I thought about his words as I stood knee-deep in snow, trying to remember the way home. I thought I’d be able to follow my tracks, but it had snowed more since I’d left the store and the terrain was flat and white in all directions. Like the moon. The sack was stuffed with food and slung over my shoulder. It was heavy and I was sick of carrying it. My arms and knees ached. I was delirious and my toes and fingers were numb. I’d done exactly what I’d been told: bury as much as I could, stuff the bag and leave. I didn’t even have to use my gun. Nobody had chased me. I felt as high as the pines when I’d left the store, thinking about how proud Mama and Papa would be of me, but now I was lost and it was growing dark and I was unsure of how to get home. So I reached into my pocket and lit a cigarette and sat there, thinking: How does a man make a choice when he doesn’t know what to do? Without knowing the right way forward, how does a man go on?
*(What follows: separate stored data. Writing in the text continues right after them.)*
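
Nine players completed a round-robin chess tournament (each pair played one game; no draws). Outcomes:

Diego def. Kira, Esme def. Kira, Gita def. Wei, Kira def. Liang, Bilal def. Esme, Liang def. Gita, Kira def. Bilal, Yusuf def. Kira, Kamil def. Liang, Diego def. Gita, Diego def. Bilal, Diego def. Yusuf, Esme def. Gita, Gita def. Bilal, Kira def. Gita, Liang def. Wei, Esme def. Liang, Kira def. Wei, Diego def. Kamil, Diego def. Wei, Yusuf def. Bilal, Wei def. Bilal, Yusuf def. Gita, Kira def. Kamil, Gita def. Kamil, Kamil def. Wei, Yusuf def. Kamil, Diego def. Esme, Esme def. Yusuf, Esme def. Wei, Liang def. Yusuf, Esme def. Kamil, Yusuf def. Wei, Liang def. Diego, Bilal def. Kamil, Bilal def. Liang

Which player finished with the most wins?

Diego

Win totals: Bilal 3, Wei 1, Diego 7, Kamil 2, Gita 3, Kira 5, Yusuf 5, Esme 6, Liang 4.
Diego leads with 7 wins (next highest: 6).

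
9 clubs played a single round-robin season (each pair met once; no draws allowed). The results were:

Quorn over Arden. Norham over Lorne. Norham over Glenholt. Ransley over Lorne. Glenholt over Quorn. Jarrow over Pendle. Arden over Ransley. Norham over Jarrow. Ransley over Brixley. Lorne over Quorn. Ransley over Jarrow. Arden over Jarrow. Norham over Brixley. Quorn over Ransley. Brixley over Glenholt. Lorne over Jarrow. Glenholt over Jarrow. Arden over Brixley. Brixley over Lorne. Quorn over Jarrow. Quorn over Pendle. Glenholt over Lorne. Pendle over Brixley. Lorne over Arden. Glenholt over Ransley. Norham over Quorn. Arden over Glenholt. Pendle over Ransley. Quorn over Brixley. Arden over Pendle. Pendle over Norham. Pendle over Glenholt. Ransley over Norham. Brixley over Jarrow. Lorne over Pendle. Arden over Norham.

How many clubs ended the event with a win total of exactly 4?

Win totals: Jarrow 1, Norham 5, Ransley 4, Lorne 4, Glenholt 4, Quorn 5, Brixley 3, Pendle 4, Arden 6.
Exactly 4: Ransley, Lorne, Glenholt, Pendle — 4 clubs.

4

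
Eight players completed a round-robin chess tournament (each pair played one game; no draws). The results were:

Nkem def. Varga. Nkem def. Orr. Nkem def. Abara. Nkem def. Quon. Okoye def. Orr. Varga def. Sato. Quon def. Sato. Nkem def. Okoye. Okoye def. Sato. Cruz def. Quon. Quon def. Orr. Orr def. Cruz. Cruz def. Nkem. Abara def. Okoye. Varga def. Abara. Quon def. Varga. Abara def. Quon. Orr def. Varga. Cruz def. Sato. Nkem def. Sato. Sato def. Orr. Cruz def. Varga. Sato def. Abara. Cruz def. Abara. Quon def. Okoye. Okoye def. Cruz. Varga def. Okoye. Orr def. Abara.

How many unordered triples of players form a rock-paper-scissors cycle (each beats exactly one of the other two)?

14

Win totals: Nkem 6, Okoye 3, Orr 3, Abara 2, Cruz 5, Varga 3, Sato 2, Quon 4.
A player with w wins dominates both others in C(w,2) triples; summing gives 15 + 3 + 3 + 1 + 10 + 3 + 1 + 6 = 42 transitive triples.
Total triples C(8,3) = 56, so cyclic triples = 56 − 42 = 14.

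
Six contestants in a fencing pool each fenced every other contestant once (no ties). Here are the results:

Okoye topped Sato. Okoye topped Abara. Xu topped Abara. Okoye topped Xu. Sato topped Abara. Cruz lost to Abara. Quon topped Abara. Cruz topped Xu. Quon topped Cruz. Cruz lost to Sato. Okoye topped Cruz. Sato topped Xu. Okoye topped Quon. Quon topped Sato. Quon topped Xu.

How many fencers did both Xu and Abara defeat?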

I’m not sure exactly how to describe what happened next, but there was a flash that lit up everything, and suddenly I was thinking about riding Caspian on a hot summer day, about how our bond was so strong I could merely think about which way I wanted to go and Caspian would turn that direction. Now I was mounted on Caspian once again, trotting through a dream, but instead of Caspian responding to my thoughts, I was responding to his. He was guiding me along a path. I hiked up my sack and followed his lead, knowing I was doing the right thing, going the right way, even though there was nothing but darkness as far the eye could see.